Today, we have an Eagles winger who does not know that before him there were Odegbami and Amiesimaka. We should note that the duo won Nations Cup bronze in their first outing just like Chukwueze did at the Egypt 2019 championships.
I will forgive Chukwueze, we all learn every day. In the next four decades, he could be the idol of fans all over the world. Even those that were born after he had hung his boots will not forget his feat.
Patrick Olusegun Odegbami will remain great in life and even after life. He won the Nations Cup in 1980 and was voted joint top scorer with three goals. He shared honours with Khaled Labied of Morocco. ‘Mathematical’ was also joint top scorer at the Ghana ’78 Africa Nations Cup.
Odegbami, a prolific left winger, remains a superstar in Ghana. I am talking from experience. For three years, I visited Ghana with him as part of Shell Nigeria Academicals contingent.
At the La Palm Royal Beach hotel, Labadi, Accra, guests could not keep their eyes off him even as fellow cup winner, John Orlando, appeared. At the Accra Stadium, chants of ‘Mathematical’ were deafening.
Ghanaians will not forget Odegbami.

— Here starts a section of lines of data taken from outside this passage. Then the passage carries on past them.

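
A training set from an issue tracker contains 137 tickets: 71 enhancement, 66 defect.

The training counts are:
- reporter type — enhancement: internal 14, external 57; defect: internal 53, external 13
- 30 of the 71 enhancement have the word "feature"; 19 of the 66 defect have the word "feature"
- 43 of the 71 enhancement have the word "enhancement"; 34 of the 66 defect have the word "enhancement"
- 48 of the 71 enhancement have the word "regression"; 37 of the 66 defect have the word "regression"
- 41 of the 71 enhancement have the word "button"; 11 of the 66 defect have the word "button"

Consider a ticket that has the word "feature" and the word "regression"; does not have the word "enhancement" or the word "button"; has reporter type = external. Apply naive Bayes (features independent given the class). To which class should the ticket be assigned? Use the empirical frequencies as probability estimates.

enhancement: (71/137) × (57/71) × (30/71) × (28/71) × (48/71) × (30/71) ≈ 0.0198044
defect: (66/137) × (13/66) × (19/66) × (32/66) × (37/66) × (55/66) ≈ 0.0061875
Highest score → enhancement.

enhancement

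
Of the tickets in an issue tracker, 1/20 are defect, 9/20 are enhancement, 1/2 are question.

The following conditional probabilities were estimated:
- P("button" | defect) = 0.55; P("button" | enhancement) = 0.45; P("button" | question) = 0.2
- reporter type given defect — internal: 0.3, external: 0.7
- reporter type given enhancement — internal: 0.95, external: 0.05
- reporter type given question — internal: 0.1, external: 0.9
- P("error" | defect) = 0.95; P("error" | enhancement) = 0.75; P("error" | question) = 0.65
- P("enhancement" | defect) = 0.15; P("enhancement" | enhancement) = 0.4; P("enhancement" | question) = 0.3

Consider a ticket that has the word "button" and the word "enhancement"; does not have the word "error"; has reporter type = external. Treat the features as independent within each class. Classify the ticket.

question

defect: 0.05 × 0.55 × 0.7 × (1−0.95) × 0.15 = 0.000144375
enhancement: 0.45 × 0.45 × 0.05 × (1−0.75) × 0.4 = 0.0010125
question: 0.5 × 0.2 × 0.9 × (1−0.65) × 0.3 = 0.00945
Highest score → question.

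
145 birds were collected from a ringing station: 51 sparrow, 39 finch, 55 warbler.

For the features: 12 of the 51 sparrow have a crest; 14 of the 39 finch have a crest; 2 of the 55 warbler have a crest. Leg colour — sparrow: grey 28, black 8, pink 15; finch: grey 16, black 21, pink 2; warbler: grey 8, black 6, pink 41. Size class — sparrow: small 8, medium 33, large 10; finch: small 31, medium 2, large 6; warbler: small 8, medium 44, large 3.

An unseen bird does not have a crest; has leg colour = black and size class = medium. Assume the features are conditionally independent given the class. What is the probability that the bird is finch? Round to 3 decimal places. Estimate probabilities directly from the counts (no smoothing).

sparrow: (51/145) × (39/51) × (8/51) × (33/51) ≈ 0.0272998
finch: (39/145) × (25/39) × (21/39) × (2/39) ≈ 0.00476093
warbler: (55/145) × (53/55) × (6/55) × (44/55) ≈ 0.0318997
P(finch | x) = 0.00476093 / 0.06396043 ≈ 0.074

0.074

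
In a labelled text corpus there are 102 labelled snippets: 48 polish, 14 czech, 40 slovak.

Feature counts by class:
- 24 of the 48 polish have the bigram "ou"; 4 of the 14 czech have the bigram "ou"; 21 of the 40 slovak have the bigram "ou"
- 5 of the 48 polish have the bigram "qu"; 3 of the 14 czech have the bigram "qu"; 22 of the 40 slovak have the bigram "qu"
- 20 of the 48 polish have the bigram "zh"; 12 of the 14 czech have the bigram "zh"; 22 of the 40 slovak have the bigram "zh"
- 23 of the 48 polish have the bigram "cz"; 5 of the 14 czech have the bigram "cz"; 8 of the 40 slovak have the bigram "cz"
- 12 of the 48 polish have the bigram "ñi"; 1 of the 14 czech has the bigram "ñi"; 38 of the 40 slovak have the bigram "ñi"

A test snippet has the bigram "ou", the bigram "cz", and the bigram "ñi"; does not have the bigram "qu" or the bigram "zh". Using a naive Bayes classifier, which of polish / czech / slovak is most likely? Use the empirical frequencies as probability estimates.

polish

polish: (48/102) × (24/48) × (43/48) × (28/48) × (23/48) × (12/48) ≈ 0.0147293
czech: (14/102) × (4/14) × (11/14) × (2/14) × (5/14) × (1/14) ≈ 0.00011229
slovak: (40/102) × (21/40) × (18/40) × (18/40) × (8/40) × (38/40) ≈ 0.00792132
Highest score → polish.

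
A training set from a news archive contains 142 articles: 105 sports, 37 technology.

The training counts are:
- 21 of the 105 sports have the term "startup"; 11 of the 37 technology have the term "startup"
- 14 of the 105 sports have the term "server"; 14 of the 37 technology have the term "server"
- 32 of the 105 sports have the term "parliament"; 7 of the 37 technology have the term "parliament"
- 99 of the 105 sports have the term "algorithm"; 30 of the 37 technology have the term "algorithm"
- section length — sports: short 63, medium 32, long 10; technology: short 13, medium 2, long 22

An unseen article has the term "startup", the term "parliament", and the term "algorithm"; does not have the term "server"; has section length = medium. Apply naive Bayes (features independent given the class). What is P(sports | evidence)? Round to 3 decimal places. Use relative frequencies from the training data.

0.966

sports: (105/142) × (21/105) × (91/105) × (32/105) × (99/105) × (32/105) ≈ 0.0112241
technology: (37/142) × (11/37) × (23/37) × (7/37) × (30/37) × (2/37) ≈ 0.000399277
P(sports | x) = 0.0112241 / 0.011623377 ≈ 0.966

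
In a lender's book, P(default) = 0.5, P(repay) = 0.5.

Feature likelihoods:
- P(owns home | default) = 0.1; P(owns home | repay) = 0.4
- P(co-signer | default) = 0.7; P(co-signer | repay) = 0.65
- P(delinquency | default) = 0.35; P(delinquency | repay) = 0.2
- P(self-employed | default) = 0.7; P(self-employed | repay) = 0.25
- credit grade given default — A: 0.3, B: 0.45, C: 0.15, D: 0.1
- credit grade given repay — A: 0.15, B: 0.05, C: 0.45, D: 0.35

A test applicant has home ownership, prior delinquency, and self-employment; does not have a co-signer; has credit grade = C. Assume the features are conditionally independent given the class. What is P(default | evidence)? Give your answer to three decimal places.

default: 0.5 × 0.1 × (1−0.7) × 0.35 × 0.7 × 0.15 = 0.00055125
repay: 0.5 × 0.4 × (1−0.65) × 0.2 × 0.25 × 0.45 = 0.001575
P(default | x) = 0.00055125 / 0.00212625 ≈ 0.259

0.259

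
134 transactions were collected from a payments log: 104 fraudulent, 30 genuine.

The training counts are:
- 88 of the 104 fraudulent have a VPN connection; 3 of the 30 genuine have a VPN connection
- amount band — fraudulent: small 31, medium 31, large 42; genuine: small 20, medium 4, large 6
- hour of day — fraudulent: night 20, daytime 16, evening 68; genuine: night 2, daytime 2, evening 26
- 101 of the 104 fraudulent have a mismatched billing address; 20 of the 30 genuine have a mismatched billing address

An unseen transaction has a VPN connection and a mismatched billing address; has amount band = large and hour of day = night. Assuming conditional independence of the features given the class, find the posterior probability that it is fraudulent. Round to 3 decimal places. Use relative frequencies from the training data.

0.996

fraudulent: (104/134) × (88/104) × (42/104) × (20/104) × (101/104) ≈ 0.0495312
genuine: (30/134) × (3/30) × (6/30) × (2/30) × (20/30) ≈ 0.000199005
P(fraudulent | x) = 0.0495312 / 0.049730205 ≈ 0.996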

He almost caused them to wee in their pants in 1978. The Black Stars and the Eagles met in an Accra group A game. He found the net and the hosts were almost going to lose 1-0 until Klutse drew them level less than 15 minutes to time.
The Black Stars lifted the trophy. Eagles lost to Cranes of Uganda in the semis but grabbed the bronze off runaway Tunisia.

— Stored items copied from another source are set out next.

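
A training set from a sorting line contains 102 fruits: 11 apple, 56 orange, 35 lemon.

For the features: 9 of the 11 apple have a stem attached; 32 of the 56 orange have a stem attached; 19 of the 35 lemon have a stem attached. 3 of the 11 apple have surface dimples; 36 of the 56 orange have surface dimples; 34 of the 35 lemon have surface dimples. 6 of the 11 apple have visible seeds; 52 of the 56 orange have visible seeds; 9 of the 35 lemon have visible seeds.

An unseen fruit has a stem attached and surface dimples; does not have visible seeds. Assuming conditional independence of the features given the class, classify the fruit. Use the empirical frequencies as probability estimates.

apple: (11/102) × (9/11) × (3/11) × (5/11) ≈ 0.0109383
orange: (56/102) × (32/56) × (36/56) × (4/56) ≈ 0.0144058
lemon: (35/102) × (19/35) × (34/35) × (26/35) ≈ 0.134422
Highest score → lemon.

lemon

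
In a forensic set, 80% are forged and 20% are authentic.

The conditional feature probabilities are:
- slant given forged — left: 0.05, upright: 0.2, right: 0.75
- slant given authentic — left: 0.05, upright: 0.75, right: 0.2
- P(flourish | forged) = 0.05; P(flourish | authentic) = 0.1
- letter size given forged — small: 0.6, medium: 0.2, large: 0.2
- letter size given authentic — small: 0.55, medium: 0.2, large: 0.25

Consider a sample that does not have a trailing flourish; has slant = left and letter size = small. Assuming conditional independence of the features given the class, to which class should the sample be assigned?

forged

forged: 0.8 × 0.05 × (1−0.05) × 0.6 = 0.0228
authentic: 0.2 × 0.05 × (1−0.1) × 0.55 = 0.00495
Highest score → forged.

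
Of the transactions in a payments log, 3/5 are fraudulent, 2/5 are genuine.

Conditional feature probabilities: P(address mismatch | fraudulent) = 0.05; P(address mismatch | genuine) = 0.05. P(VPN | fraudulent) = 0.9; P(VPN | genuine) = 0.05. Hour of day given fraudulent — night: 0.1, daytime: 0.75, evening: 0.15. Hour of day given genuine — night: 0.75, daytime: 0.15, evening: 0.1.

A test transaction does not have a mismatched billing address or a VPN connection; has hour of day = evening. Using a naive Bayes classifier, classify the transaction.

genuine

fraudulent: 0.6 × (1−0.05) × (1−0.9) × 0.15 = 0.00855
genuine: 0.4 × (1−0.05) × (1−0.05) × 0.1 = 0.0361
Highest score → genuine.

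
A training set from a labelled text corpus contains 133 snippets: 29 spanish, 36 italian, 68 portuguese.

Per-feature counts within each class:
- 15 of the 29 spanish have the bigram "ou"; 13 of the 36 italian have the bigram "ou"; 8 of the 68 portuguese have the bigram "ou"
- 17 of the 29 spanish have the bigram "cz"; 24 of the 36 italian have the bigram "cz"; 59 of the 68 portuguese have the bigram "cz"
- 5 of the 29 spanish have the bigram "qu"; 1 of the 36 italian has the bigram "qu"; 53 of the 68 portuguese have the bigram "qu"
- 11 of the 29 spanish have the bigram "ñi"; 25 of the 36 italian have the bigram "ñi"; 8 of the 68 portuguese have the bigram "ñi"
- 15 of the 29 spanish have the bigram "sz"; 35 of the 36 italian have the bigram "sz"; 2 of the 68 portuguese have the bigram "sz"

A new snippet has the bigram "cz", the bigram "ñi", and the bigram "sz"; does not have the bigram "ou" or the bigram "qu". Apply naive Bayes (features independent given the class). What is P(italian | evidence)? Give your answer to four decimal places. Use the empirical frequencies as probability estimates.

spanish: (29/133) × (14/29) × (17/29) × (24/29) × (11/29) × (15/29) ≈ 0.0100191
italian: (36/133) × (23/36) × (24/36) × (35/36) × (25/36) × (35/36) ≈ 0.0756752
portuguese: (68/133) × (60/68) × (59/68) × (15/68) × (8/68) × (2/68) ≈ 0.000298763
P(italian | x) = 0.0756752 / 0.085993063 ≈ 0.8800

0.8800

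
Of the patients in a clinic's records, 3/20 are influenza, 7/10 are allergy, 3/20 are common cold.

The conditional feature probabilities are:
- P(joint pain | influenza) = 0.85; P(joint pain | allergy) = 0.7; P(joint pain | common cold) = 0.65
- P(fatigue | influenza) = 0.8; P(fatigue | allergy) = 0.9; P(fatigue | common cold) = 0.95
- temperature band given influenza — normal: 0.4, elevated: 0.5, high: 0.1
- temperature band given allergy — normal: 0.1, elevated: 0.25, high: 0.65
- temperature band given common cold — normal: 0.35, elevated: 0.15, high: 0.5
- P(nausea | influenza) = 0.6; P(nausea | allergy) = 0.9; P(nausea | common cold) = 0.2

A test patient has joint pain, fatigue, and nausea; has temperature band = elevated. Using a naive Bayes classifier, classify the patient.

allergy

influenza: 0.15 × 0.85 × 0.8 × 0.5 × 0.6 = 0.0306
allergy: 0.7 × 0.7 × 0.9 × 0.25 × 0.9 = 0.099225
common cold: 0.15 × 0.65 × 0.95 × 0.15 × 0.2 = 0.00277875
Highest score → allergy.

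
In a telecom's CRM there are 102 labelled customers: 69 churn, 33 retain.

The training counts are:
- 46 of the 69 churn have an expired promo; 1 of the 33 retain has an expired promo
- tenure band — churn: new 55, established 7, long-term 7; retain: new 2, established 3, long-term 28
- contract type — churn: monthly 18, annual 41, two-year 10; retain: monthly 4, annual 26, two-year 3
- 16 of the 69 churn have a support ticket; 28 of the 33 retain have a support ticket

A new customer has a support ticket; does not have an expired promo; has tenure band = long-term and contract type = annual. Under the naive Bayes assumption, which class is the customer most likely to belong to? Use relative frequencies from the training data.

retain

churn: (69/102) × (23/69) × (7/69) × (41/69) × (16/69) ≈ 0.00315197
retain: (33/102) × (32/33) × (28/33) × (26/33) × (28/33) ≈ 0.17795
Highest score → retain.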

Odegbami won the Africa Winners Cup with Shooting Stars Ibadan in 1977. His first club was WNTV/WNBS Ibadan. From there he joined Housing Corporation before moving to Shooting Stars. Younger brother, Wole, also played for Nigeria.

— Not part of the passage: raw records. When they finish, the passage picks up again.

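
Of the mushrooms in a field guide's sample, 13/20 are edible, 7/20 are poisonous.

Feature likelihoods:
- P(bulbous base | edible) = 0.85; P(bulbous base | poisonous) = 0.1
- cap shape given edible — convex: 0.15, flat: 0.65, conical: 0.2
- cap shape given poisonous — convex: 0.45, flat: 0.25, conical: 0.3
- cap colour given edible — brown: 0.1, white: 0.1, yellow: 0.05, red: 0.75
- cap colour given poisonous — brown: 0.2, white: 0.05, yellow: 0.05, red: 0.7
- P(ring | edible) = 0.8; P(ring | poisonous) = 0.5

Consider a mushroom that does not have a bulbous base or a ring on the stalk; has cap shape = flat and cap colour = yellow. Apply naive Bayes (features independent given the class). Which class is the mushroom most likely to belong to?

edible: 0.65 × (1−0.85) × 0.65 × 0.05 × (1−0.8) = 0.00063375
poisonous: 0.35 × (1−0.1) × 0.25 × 0.05 × (1−0.5) = 0.00196875
Highest score → poisonous.

poisonous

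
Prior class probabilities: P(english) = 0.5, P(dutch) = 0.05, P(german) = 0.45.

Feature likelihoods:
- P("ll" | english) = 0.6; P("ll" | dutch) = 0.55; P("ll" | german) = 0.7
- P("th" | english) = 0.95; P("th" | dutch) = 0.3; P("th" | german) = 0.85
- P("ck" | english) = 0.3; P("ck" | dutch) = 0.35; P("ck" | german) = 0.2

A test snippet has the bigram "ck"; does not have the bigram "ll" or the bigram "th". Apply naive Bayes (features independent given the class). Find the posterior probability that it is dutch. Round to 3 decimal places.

english: 0.5 × (1−0.6) × (1−0.95) × 0.3 = 0.003
dutch: 0.05 × (1−0.55) × (1−0.3) × 0.35 = 0.0055125
german: 0.45 × (1−0.7) × (1−0.85) × 0.2 = 0.00405
P(dutch | x) = 0.0055125 / 0.0125625 ≈ 0.439

0.439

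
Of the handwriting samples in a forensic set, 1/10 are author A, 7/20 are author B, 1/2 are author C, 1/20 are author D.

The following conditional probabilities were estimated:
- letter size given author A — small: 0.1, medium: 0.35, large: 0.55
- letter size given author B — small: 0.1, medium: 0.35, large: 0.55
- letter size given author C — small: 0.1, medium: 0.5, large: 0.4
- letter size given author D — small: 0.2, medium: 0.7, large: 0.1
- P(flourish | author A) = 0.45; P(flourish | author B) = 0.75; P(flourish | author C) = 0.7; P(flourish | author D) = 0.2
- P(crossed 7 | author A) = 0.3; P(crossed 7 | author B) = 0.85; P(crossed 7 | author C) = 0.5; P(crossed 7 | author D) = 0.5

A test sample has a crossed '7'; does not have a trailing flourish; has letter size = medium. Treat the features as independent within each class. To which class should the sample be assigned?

author C

author A: 0.1 × 0.35 × (1−0.45) × 0.3 = 0.005775
author B: 0.35 × 0.35 × (1−0.75) × 0.85 = 0.02603125
author C: 0.5 × 0.5 × (1−0.7) × 0.5 = 0.0375
author D: 0.05 × 0.7 × (1−0.2) × 0.5 = 0.014
Highest score → author C.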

If you are looking for a true Nigerian, Odegbami is. Born in the South-West, he grew up in Jos, finishing at St. Murumba College. That is the school that produced Keneth Abana and Benedict Akwuegbu.
Odegbami and legendary Eagles goalie, Emma Okala, shared room in camp and remain the best of friends with Christian Chukwu. He is a chief of Mbaise for managing Ajunwa to Atlanta Olympic gold in 1996.
Mathematical made his Eagles debut against Sierra Leone in 1976 and earned 46 caps, scoring 23 goals for Nigeria. He was named Soccer Ambassador by Omeruah in 1999.
Amiesimaka’s story is also fascinating. One night, armed robbers invaded his Port Harcourt home. They swept it clean. Just as they were leaving, one of them saw a photograph hanging on the wall.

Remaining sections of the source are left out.